The Problem of Measuring Body Size

Measurements of body size include linear dimensions (e.g., body length, body width, and the length or width of some morphological attribute of individuals), body surface area and biovolume, and weight (e.g., wet weight, dry weight, and body mass as ash-free dry weight). The energy content of biomass, measured in energy units, can also be used as a measurement of body size.

Body-size patterns are derived from individual biomass data, although the original data may have been obtained as the body length, morphological attribute length or size, body wet weight, body volume, or cell volume of unicellular individuals. Some conversion is required, because individual biomass cannot always be measured, although body size in general is an easily measurable characteristic of individuals. Indeed, in many cases it is necessary to avoid the destructive analysis required to measure individual biomass, and in other cases individuals are simply too small.
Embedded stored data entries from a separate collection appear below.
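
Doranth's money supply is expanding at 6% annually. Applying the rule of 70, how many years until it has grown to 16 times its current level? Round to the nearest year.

around 47 years

One doubling takes 70/6 = 11.67 years.
16× is 4 doublings, so 4 × 11.67 ≈ 47 years.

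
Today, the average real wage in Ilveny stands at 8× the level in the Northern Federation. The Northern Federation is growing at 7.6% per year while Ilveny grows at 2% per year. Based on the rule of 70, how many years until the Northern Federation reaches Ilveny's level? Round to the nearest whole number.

around 38 years

What matters is the difference: 5.6 pp.
Rule of 70 on the gap: the ratio halves every 70/5.6 ≈ 12.50 years.
An 8× gap closes after 3 halvings: 3 × 12.50 ≈ 38 years.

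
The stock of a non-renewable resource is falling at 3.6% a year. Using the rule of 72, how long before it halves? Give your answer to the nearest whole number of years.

The rule works in reverse for decay: 72/3.6 ≈ 20.00 years to halve.

20 years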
Indirect measurements of individual biomass, where lengths or biovolumes are converted to weights, may make the body-size patterns weaker or harder to detect, depending on the dimensions measured, on the precision of the allometric relationship used with respect to the specific set of data, on the precision of biovolume detection, and on the adequateness of the conversion equations. As regards the weight-per-length allometry, the comparability of the seasonal period, climatic conditions, sex ratio and the reproductive status of individuals, and resource availability all have to be taken into account as major sources of variation. As regards biovolume, the complexity of individual or cell shape, taxon-specific weight per unit of biovolume, and the type of weight unit used (C, biomass) all have to be taken into account in order to minimize the bias introduced by using indirect measurements and conversion factors.